D’autres propositions existent, singulières, avec un parti pris dynamique exclusif.

Quelle articulation entre gymnastique et acrosport ?

Toutes les propositions montrent combien ces deux activités se complètent, chacune ayant pour objet l’acrobatie. Pratiquer l’acrosport à un certain niveau de difficulté impose de maîtriser certaines actions gymniques.
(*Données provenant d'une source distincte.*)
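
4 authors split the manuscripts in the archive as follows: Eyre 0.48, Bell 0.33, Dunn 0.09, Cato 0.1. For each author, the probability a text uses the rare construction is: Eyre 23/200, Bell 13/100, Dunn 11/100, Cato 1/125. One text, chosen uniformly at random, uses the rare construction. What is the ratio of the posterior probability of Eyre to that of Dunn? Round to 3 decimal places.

Prior × likelihood for each hypothesis:
  Eyre: 0.48 × 0.115 = 0.0552
  Bell: 0.33 × 0.13 = 0.0429
  Dunn: 0.09 × 0.11 = 0.0099
  Cato: 0.1 × 0.008 = 0.0008
Normalizing constant = 0.1088.
The ratio is 0.0552 / 0.0099 (the normalizer cancels) = 5.576.

5.576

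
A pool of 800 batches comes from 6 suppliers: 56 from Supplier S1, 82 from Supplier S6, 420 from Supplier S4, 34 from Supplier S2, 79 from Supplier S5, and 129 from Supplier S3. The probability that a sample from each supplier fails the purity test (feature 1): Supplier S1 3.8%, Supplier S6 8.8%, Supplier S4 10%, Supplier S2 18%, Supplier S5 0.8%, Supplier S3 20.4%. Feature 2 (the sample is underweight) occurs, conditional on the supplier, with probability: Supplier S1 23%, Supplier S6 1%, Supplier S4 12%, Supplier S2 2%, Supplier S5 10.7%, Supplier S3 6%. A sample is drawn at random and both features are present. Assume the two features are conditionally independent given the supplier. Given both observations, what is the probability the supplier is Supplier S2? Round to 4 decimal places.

0.0166

Compute prior × likelihood for every hypothesis:
  Supplier S1: 0.07 × 0.038 × 0.23 = 0.0006118
  Supplier S6: 0.1025 × 0.088 × 0.01 = 0.0000902
  Supplier S4: 0.525 × 0.1 × 0.12 = 0.0063
  Supplier S2: 0.0425 × 0.18 × 0.02 = 0.000153
  Supplier S5: 0.09875 × 0.008 × 0.107 = 0.00008453
  Supplier S3: 0.16125 × 0.204 × 0.06 = 0.0019737
Sum = 0.00921323.
P(Supplier S2 | evidence) = 0.000153 / 0.00921323 ≈ 0.0166.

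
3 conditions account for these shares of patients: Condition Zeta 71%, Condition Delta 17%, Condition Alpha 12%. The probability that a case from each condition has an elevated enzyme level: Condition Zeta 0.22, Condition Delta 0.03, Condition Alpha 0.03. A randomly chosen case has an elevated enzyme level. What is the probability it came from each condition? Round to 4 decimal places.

Unnormalized posteriors (prior × likelihood):
  Condition Zeta: 0.71 × 0.22 = 0.1562
  Condition Delta: 0.17 × 0.03 = 0.0051
  Condition Alpha: 0.12 × 0.03 = 0.0036
Normalizing constant = 0.1649.
P(Condition Zeta | elevated) = 0.1562/0.1649 ≈ 0.9472
P(Condition Delta | elevated) = 0.0051/0.1649 ≈ 0.0309
P(Condition Alpha | elevated) = 0.0036/0.1649 ≈ 0.0218

Condition Zeta 0.9472, Condition Delta 0.0309, Condition Alpha 0.0218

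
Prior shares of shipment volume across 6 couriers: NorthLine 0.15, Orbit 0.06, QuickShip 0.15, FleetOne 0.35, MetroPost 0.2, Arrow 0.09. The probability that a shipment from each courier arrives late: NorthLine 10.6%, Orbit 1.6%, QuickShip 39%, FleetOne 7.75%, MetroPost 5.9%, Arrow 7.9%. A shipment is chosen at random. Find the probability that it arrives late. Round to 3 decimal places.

0.121

Compute prior × likelihood for every hypothesis:
  NorthLine: 0.15 × 0.106 = 0.0159
  Orbit: 0.06 × 0.016 = 0.00096
  QuickShip: 0.15 × 0.39 = 0.0585
  FleetOne: 0.35 × 0.0775 = 0.027125
  MetroPost: 0.2 × 0.059 = 0.0118
  Arrow: 0.09 × 0.079 = 0.00711
P(late) = 0.0159 + 0.00096 + 0.0585 + 0.027125 + 0.0118 + 0.00711 = 0.121395 → 0.121.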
Tandis que l’acrosport permet d’apprendre grâce aux autres et aux actions combinées voltigeur/porteur, la gymnastique permet d’apprendre dans des situations et conditions diverses qu’offrent les agrès.
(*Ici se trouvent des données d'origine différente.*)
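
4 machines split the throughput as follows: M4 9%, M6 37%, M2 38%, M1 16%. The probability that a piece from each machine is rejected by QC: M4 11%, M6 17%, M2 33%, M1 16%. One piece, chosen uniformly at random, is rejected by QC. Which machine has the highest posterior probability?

Prior × likelihood for each hypothesis:
  M4: 0.09 × 0.11 = 0.0099
  M6: 0.37 × 0.17 = 0.0629
  M2: 0.38 × 0.33 = 0.1254
  M1: 0.16 × 0.16 = 0.0256
Normalizing constant = 0.2238.
Largest term belongs to M2, so M2 is most probable.

M2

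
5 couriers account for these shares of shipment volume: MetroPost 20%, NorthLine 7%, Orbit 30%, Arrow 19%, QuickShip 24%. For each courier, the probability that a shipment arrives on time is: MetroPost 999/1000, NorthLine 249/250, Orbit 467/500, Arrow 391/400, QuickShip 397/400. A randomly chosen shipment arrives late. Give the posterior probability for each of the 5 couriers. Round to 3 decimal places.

MetroPost 0.008, NorthLine 0.011, Orbit 0.751, Arrow 0.162, QuickShip 0.068

Taking complements, P(late | each) = MetroPost 0.001, NorthLine 0.004, Orbit 0.066, Arrow 0.0225, QuickShip 0.0075.
Prior × likelihood for each hypothesis:
  MetroPost: 0.2 × 0.001 = 0.0002
  NorthLine: 0.07 × 0.004 = 0.00028
  Orbit: 0.3 × 0.066 = 0.0198
  Arrow: 0.19 × 0.0225 = 0.004275
  QuickShip: 0.24 × 0.0075 = 0.0018
Normalizing constant = 0.026355.
P(MetroPost | late) = 0.0002/0.026355 ≈ 0.008
P(NorthLine | late) = 0.00028/0.026355 ≈ 0.011
P(Orbit | late) = 0.0198/0.026355 ≈ 0.751
P(Arrow | late) = 0.004275/0.026355 ≈ 0.162
P(QuickShip | late) = 0.0018/0.026355 ≈ 0.068
(Check: 0.008+0.011+0.751+0.162+0.068 = 1.000.)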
Porteuse/voltigeur, filles et garçons

Dans les pratiques fédérales de haut niveau, si les rôles ne sont pas réversibles (les gymnastes que nous avons interrogées le disent dans la rubrique « Résonance » : on ne peut plus être voltigeuse quand on grandit trop ou quand on prend du poids), les groupes mixtes n’échappent pas aux stéréotypes : le rôle de porteur·e est quasi toujours tenu par un garçon et le garçon ne voltige pas bien que le règlement ne l’impose pas.

« les porteurs ne sont pas obligatoirement les garçons, la voltige n’est pas réservée aux filles.

Les auteur·e·s de ce numéro insistent pour que dans un premier temps, suffisamment long, tous et toutes les élèves apprennent les actions et comprennent les principes spécifiques à tous les rôles. Se confronter aux exigences de chaque rôle, c’est aussi contribuer à changer les représentations des élèves : les porteurs ne sont pas obligatoirement les garçons, la voltige n’est pas réservée aux filles. à nous, enseignant·e·s d’être vigilant·e·s pour solliciter par exemple des porteuses et des voltigeurs lors de démonstrations.
Autre question concernant “garçons” et “filles” : construire la mixité des groupes et, au sein de chaque groupe, des rôles, est un processus qui demande sans aucun doute du temps. Profitons de toutes les occasions (dès l’échauffement et avec des formes ludiques si nécessaire) pour solliciter nos élèves à travailler avec l’autre sexe afin de mettre un « coin » dans des présentations stéréotypées sur lesquels Cécile Ottogalli revient.